Why are radio plays so bloody difficult to find in the U.S.? Even finding the most well-known works is a chore. If you need to be convinced of this, just try to hunt down the Hitch-Hikers’ Guide to the Galaxy recordings in a physical store. There’s no category on Amazon for radio drama, and item descriptions can be vague: are you ordering a full-cast radio drama or an abridged audio book?

Dirk Maggs wrote the scripts for the BBC adaptations of the last three Hitchhikers’ radio plays. (The Douglas Adams-is-dead-but-we’re-carrying-on ones.) Mr. Maggs makes what he calls “audio movies”, and this is a good description; if you listen to the first two series and then jump on to the last three, you’ll notice that the aural environment is a little richer, and the music is more prevelant. Everything is just a little grander, in both the American and the British senses of the word. The third book, Life, The Universe and Everything (that title really needs an Oxford comma) in particular benefited from Dirk Maggs’s expansive style.

When I discovered that the BBC had commissioned radio adaptations of Dirk Gently’s Holistic Detective Agency and its sequel, I had recently re-read the book. I found that Dirk Maggs had directed both series, and I was a customer a few weeks later. The play is wonderfully absorbing, and the book works very well indeed as an “audio movie”. Harry Enfield brings the detective to life; Billy Boyd’s Richard MacDuff, on the other hand, sounds as if he’s walked off the page. Mr. Boyd has a voice that’s at once a little grating, but melodious and captivating. (Appropriate, since the character has a passion for music.)

Of particular note is the character of Professor Chronotis, performed by Andrew Sachs. Douglas Adams nicked the Professor and some elements of this book’s plot from an unfinished episode he had written for Doctor Who. Some years after Dirk Gently was published, Shada was produced as a Doctor Who serial in radio-play form. The Professor Chronotis I recall from Shada is extremely similar to the Dirk Gently version, so Mr. Sachs had to perform this role that was partly a rehash of the role; fortunately, he’s up to the task. The early scenes with the professor at a banquet with Richard MacDuff are a bit awkward, but the character’s good humor and awkward cheer keep the story flowing.

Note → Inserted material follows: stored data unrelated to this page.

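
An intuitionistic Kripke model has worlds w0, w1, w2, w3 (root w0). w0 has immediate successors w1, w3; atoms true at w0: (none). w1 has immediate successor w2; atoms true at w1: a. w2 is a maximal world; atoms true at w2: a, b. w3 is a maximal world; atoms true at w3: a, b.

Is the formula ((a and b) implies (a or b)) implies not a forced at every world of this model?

No

Not every world: w0 does not force ((a and b) implies (a or b)) implies not a.
w0 does not force ((a and b) implies (a or b)) implies not a: already at w0 itself, w0 forces (a and b) implies (a or b) but w0 does not force not a.
w0 does not force not a since w1 is accessible from w0 and w1 forces a.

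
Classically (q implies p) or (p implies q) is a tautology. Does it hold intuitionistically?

No

This is the Gödel–Dummett linearity axiom, which is not intuitionistically valid.
A Kripke countermodel: worlds 0, 1, 2; order generated by 0 <= 1, 0 <= 2; atoms true at each world — 0:{}; 1:{q}; 2:{p}.
0 does not force (q implies p) or (p implies q): neither disjunct is forced at 0.
0 does not force q implies p: at the accessible world 1, 1 forces q but 1 does not force p.
1 lacks atom p, so 1 does not force p.
So the root 0 does not force the formula.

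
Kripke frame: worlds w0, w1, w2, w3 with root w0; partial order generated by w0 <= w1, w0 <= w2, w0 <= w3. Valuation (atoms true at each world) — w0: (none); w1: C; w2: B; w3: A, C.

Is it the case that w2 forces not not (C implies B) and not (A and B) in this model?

Yes

w2 forces not not (C implies B) and not (A and B) since w2 forces both conjuncts.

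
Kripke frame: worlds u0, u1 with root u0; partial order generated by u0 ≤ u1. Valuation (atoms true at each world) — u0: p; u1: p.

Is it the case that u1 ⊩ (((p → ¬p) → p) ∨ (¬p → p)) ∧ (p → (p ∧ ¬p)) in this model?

No

u1 ⊮ (((p → ¬p) → p) ∨ (¬p → p)) ∧ (p → (p ∧ ¬p)) since u1 fails p → (p ∧ ¬p).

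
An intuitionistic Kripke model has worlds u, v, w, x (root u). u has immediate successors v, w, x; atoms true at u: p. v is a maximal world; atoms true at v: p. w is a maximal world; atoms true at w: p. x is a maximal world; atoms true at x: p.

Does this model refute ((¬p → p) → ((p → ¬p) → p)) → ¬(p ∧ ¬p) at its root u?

u ⊩ ((¬p → p) → ((p → ¬p) → p)) → ¬(p ∧ ¬p): every world accessible from u that forces (¬p → p) → ((p → ¬p) → p) (namely u, v, w, x) also forces ¬(p ∧ ¬p).
So the root u forces ((¬p → p) → ((p → ¬p) → p)) → ¬(p ∧ ¬p); the model is not a countermodel.

No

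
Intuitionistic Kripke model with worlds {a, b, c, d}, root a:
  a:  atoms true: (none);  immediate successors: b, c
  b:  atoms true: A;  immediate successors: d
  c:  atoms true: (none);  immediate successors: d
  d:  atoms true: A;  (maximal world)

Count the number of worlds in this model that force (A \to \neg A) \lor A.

a: does not force it — a \nVdash (A \to \neg A) \lor A: neither disjunct is forced at a.
b: forces it.
c: does not force it.
d: forces it.
Worlds forcing the formula: {b, d}.

2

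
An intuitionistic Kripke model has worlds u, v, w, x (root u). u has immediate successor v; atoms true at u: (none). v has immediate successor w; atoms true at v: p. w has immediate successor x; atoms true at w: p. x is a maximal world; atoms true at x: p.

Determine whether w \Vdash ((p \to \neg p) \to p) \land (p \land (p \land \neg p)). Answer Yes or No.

No

w \nVdash ((p \to \neg p) \to p) \land (p \land (p \land \neg p)) since w fails p \land (p \land \neg p).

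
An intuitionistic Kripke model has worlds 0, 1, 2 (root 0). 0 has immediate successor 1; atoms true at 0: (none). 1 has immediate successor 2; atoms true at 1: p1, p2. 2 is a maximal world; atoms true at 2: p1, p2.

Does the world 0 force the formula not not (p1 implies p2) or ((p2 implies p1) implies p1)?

Yes

0 forces not not (p1 implies p2) or ((p2 implies p1) implies p1) via the disjunct not not (p1 implies p2).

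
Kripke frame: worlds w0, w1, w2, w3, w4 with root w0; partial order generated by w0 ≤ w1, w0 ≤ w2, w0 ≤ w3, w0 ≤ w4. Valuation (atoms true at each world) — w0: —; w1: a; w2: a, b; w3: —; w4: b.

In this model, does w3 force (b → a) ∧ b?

No

w3 ⊮ (b → a) ∧ b since w3 fails b.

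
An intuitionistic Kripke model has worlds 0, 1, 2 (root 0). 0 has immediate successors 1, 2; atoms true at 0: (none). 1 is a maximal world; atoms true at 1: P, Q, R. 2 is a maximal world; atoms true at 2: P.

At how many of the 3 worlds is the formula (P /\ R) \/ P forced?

2

0: does not force it — 0 ||-/- (P /\ R) \/ P: neither disjunct is forced at 0.
1: forces it.
2: forces it.
Worlds forcing the formula: {1, 2}.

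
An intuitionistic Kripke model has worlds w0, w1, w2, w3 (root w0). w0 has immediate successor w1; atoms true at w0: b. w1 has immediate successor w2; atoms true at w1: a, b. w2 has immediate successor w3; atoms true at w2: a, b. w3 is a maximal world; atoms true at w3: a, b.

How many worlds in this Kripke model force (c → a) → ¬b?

w0: does not force it — w0 ⊮ (c → a) → ¬b: already at w0 itself, w0 ⊩ c → a but w0 ⊮ ¬b.
w1: does not force it — w1 ⊮ (c → a) → ¬b: already at w1 itself, w1 ⊩ c → a but w1 ⊮ ¬b.
w2: does not force it — w2 ⊮ (c → a) → ¬b: already at w2 itself, w2 ⊩ c → a but w2 ⊮ ¬b.
w3: does not force it.
Worlds forcing the formula: { }.

0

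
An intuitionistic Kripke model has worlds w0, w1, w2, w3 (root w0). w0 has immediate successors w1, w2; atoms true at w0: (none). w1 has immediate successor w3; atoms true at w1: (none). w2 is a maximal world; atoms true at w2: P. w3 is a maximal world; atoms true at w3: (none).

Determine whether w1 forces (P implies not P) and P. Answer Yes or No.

No

w1 does not force (P implies not P) and P since w1 fails P.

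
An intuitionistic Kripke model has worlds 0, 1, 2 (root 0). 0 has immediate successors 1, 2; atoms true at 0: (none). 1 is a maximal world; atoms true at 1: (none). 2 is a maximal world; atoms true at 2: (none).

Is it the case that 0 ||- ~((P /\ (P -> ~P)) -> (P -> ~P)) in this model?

0 ||-/- ~((P /\ (P -> ~P)) -> (P -> ~P)) since 0 is accessible from 0 and 0 ||- (P /\ (P -> ~P)) -> (P -> ~P).
0 ||- (P /\ (P -> ~P)) -> (P -> ~P) vacuously: no world accessible from 0 forces the antecedent P /\ (P -> ~P).

No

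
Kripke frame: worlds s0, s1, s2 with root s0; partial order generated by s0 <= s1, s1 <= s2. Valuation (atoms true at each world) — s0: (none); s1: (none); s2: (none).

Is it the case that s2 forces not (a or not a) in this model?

No

s2 does not force not (a or not a) since s2 is accessible from s2 and s2 forces a or not a.
s2 forces a or not a via the disjunct not a.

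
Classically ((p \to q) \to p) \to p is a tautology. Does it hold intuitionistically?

No

This is Peirce's law, which is not intuitionistically valid.
A Kripke countermodel: worlds a, b; order generated by a \le b; atoms true at each world — a:{}; b:{p}.
a \nVdash ((p \to q) \to p) \to p: already at a itself, a \Vdash (p \to q) \to p but a \nVdash p.
a lacks atom p, so a \nVdash p.
So the root a does not force the formula.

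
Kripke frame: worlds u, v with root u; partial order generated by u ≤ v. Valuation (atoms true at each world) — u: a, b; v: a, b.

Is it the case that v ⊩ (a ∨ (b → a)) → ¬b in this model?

v ⊮ (a ∨ (b → a)) → ¬b: already at v itself, v ⊩ a ∨ (b → a) but v ⊮ ¬b.
v ⊮ ¬b since v is accessible from v and v ⊩ b.

No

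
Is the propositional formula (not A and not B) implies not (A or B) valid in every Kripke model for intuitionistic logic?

This is a constructively valid De Morgan direction (conjunction of negations to negated disjunction), which is intuitionistically derivable.
If both not A and not B hold at a world, no accessible world forces A or forces B, so none forces A or B.

Yes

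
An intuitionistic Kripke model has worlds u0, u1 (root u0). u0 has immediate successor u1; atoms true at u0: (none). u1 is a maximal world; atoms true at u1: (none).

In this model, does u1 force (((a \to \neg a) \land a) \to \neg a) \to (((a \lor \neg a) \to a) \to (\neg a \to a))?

Yes

u1 \Vdash (((a \to \neg a) \land a) \to \neg a) \to (((a \lor \neg a) \to a) \to (\neg a \to a)): every world accessible from u1 that forces ((a \to \neg a) \land a) \to \neg a (namely u1) also forces ((a \lor \neg a) \to a) \to (\neg a \to a).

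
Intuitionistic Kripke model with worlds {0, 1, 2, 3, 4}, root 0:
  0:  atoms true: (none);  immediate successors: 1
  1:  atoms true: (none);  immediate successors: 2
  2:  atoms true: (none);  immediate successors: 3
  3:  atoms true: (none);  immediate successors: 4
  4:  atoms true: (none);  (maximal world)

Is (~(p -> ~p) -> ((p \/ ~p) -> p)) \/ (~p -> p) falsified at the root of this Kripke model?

No

0 ||- (~(p -> ~p) -> ((p \/ ~p) -> p)) \/ (~p -> p) via the disjunct ~(p -> ~p) -> ((p \/ ~p) -> p).
So the root 0 forces (~(p -> ~p) -> ((p \/ ~p) -> p)) \/ (~p -> p); the model is not a countermodel.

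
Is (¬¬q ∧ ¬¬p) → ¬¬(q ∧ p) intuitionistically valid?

Yes

This is the distribution of double negation over conjunction, which is intuitionistically derivable.
Assume ¬¬q, ¬¬p, and ¬(q ∧ p). From q we'd get ¬p (since q ∧ p is refuted), contradicting ¬¬p; so ¬q, contradicting ¬¬q.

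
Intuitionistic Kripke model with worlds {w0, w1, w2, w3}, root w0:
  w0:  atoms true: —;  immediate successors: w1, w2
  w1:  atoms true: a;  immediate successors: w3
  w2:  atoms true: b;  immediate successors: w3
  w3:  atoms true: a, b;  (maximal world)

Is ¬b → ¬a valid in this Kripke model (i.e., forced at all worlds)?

w0 ⊩ ¬b → ¬a vacuously: no world accessible from w0 forces the antecedent ¬b.
Since the root w0 forces ¬b → ¬a and forcing is persistent (monotone upward), every world forces it.

Yes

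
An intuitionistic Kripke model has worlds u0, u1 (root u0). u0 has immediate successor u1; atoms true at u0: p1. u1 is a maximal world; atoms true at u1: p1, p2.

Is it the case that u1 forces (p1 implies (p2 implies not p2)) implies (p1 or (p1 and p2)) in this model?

Yes

u1 forces (p1 implies (p2 implies not p2)) implies (p1 or (p1 and p2)) vacuously: no world accessible from u1 forces the antecedent p1 implies (p2 implies not p2).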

If I remember correctly, the character of the Electric Monk was mostly silent in the book, and the radio version is, by necessity, quite talkative. Wonderfully, hilariously talkative. There’s a particularly noteworthy scene where the Monk offers its services to a bewildered Gordon Way (Robert Duncan), and Toby Longworth easily steals any scene he’s in.

If you enjoyed the book, you’ll love this adaptation.